Reducing Demand by Holding Users Accountable

PERSPECTIVE IN BRIEF
The drug problem has persisted because millions of drug users continue to buy them. Despite abundant evidence of their corrosive effect on users and the society as a whole, drug use is still widely tolerated and even glamorized in the media. Sports stars use steroids and many people abuse even over-the-counter inhalants and prescription drugs. The war on drugs will be won only when millions of users are persuaded to stop, and young people are persuaded not to start. We have to make zero tolerance for drugs a top national priority -- starting at home, in the schools, and the workplace.
PERSPECTIVE IN DETAIL
What Should be Done?
  • Do everything possible -- in the schools, in the workplace, in homes and in the media -- to convey the message that drug use is dangerous, unacceptable, and not chic.
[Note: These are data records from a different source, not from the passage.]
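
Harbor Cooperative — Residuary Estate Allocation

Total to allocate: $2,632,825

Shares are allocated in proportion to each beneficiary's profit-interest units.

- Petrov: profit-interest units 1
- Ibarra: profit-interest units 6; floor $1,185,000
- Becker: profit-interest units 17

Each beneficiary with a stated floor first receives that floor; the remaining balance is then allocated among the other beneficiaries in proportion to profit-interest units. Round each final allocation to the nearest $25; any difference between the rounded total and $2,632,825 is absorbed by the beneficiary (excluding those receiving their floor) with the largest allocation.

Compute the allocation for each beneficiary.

Petrov: $80,425; Ibarra: $1,185,000; Becker: $1,367,400

Fund the minimums — Ibarra $1,185,000. Balance $1,447,825.
Balance split over remaining profit-interest units 18: Petrov 80,434.72 → $80,425; Becker 1,367,390.28 → $1,367,400.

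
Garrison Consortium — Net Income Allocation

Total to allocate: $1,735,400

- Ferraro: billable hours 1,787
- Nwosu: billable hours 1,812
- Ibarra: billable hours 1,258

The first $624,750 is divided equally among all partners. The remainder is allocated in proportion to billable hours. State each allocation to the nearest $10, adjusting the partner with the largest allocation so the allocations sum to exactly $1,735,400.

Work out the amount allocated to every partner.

$624,750 shared equally gives $208,250 per partner.
Remainder $1,110,650 by billable hours (total 4,857): Ferraro 408,633.22 → $408,630; Nwosu 414,349.97 → $414,350; Ibarra 287,666.81 → $287,670.
Totals: Ferraro $208,250 + $408,630 = $616,880; Nwosu $208,250 + $414,350 = $622,600; Ibarra $208,250 + $287,670 = $495,920.

Ferraro: $616,880; Nwosu: $622,600; Ibarra: $495,920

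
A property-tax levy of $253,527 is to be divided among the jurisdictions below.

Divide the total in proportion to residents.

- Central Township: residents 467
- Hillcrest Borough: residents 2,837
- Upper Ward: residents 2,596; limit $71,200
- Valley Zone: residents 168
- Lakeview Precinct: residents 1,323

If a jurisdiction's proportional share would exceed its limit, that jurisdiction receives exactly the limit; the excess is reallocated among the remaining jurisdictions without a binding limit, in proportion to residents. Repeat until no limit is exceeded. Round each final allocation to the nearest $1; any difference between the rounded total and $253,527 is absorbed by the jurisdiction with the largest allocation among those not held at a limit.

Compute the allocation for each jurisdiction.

Sum of residents: 7,391.
Pro-rata shares before constraints: Central Township 16,019.09; Hillcrest Borough 97,315.13; Upper Ward 89,048.31; Valley Zone 5,762.76; Lakeview Precinct 45,381.71.
Capped: Upper Ward ($71,200); balance $182,327 reallocated over remaining residents 4,795.
Remaining shares: Central Township 17,757.39 → $17,757; Hillcrest Borough 107,875.22 → $107,875; Valley Zone 6,388.10 → $6,388; Lakeview Precinct 50,306.28 → $50,306.
Rounding difference +$1 applied to Hillcrest Borough → $107,876.

Central Township: $17,757; Hillcrest Borough: $107,876; Upper Ward: $71,200; Valley Zone: $6,388; Lakeview Precinct: $50,306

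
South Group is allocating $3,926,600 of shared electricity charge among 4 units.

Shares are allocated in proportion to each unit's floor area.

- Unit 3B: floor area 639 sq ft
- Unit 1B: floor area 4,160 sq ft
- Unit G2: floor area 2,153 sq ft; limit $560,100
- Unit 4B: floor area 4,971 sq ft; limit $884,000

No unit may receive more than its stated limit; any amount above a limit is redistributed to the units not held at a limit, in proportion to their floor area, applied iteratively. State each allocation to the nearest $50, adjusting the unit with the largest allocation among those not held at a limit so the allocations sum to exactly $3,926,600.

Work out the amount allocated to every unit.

Unit 3B: $330,550 | Unit 1B: $2,151,950 | Unit G2: $560,100 | Unit 4B: $884,000

Floor area total: 11,923.
Proportional shares (ignoring caps): Unit 3B 210,441.78; Unit 1B 1,370,012.25; Unit G2 709,047.20; Unit 4B 1,637,098.77.
Capped: Unit G2 ($560,100), Unit 4B ($884,000); balance $2,482,500 reallocated over remaining floor area 4,799.
Redistributed shares: Unit 3B 330,551.68 → $330,550; Unit 1B 2,151,948.32 → $2,151,950.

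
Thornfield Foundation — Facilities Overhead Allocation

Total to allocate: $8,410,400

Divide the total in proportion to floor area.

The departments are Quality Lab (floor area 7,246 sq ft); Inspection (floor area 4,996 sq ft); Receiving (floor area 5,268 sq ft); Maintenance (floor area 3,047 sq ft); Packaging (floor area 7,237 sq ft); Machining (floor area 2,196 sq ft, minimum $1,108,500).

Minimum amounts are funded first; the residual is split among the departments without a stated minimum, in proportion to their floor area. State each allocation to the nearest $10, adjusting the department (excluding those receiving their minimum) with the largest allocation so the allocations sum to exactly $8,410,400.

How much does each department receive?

Quality Lab: $1,903,640 · Inspection: $1,312,520 · Receiving: $1,383,980 · Maintenance: $800,490 · Packaging: $1,901,270 · Machining: $1,108,500

Minimums first: Machining $1,108,500. Balance $7,301,900.
Balance split over remaining floor area 27,794: Quality Lab 1,903,632.70 → $1,903,630; Inspection 1,312,524.01 → $1,312,520; Receiving 1,383,982.49 → $1,383,980; Maintenance 800,492.53 → $800,490; Packaging 1,901,268.27 → $1,901,270.
Rounding difference +$10 applied to Quality Lab → $1,903,640.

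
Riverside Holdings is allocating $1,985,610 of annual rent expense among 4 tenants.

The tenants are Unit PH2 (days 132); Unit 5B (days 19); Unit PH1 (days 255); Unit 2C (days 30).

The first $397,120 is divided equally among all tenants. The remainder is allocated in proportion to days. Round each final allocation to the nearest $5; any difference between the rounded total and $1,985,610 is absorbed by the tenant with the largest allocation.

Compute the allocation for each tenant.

Equal tier: $397,120 ÷ 4 = $99,280 apiece.
Remainder $1,588,490 by days (total 436): Unit PH2 480,918.99 → $480,920; Unit 5B 69,223.19 → $69,225; Unit PH1 929,048.05 → $929,050; Unit 2C 109,299.77 → $109,300.
Rounding difference −$5 on remainder applied to Unit PH1.
Totals: Unit PH2 $99,280 + $480,920 = $580,200; Unit 5B $99,280 + $69,225 = $168,505; Unit PH1 $99,280 + $929,045 = $1,028,325; Unit 2C $99,280 + $109,300 = $208,580.

Unit PH2: $580,200; Unit 5B: $168,505; Unit PH1: $1,028,325; Unit 2C: $208,580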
  • Punishing drug users, even those who only occasionally use drugs, is one of the strongest ways of sending an anti-drug message. Users should be penalized by fines, arrest, and forfeiture of driver's licenses.
  • Random urine testing for drugs should be required in schools, the workplace and in professional sports. Zero tolerance should be taken literally, and employees who test positive should be dismissed.
  • Enact laws that would withhold federal money from any organization that cannot guarantee a drug-free workplace.
  • Arguments For This Approach
  • Since it's impossible to stop the supply of illegal drugs, the only way to win the war against drugs is to reduce the appetite for them.
  • Since drug use is not always apparent, testing is the only way to ensure that people remain drug free, and it is an effective deterrent.
  • Drug users may be victims, but they don't only hurt themselves. The use of illegal drugs is linked to domestic violence, school failure, crime, AIDS, and workplace injuries. For everyone's sake, we need force drug users to take responsibility for the consequences of their actions
  • Reducing demand in the U.S. is the best way to help drug-producing nations locked in a struggle with corruption and narco-terrorism.
  • Arguments Against This Approach
  • While no one opposes antidrug educational programs, there's not much evidence that this approach actually reduces drug use.
  • Addiction is a medical problem. You don't punish people for getting sick. Besides, addicts need treatment to get clean -- so how does it help to leave them unemployed and without health insurance?
  • Random drug tests and the kinds of drug searches that take place in schools and some workplaces are an invasion of privacy and a threat to our civil liberties.
  • As long as drugs are available, some people will be tempted to use them. The only way to win the war is to cut them off at the source by targetting growers and drug dealers.
  • Alcohol and tobacco are both addictive substances that cause a great deal of social damage. Yet both are legal. Millions more are addicted to drugs legally prescribed by their own doctors. Why should we treat other drugs differently?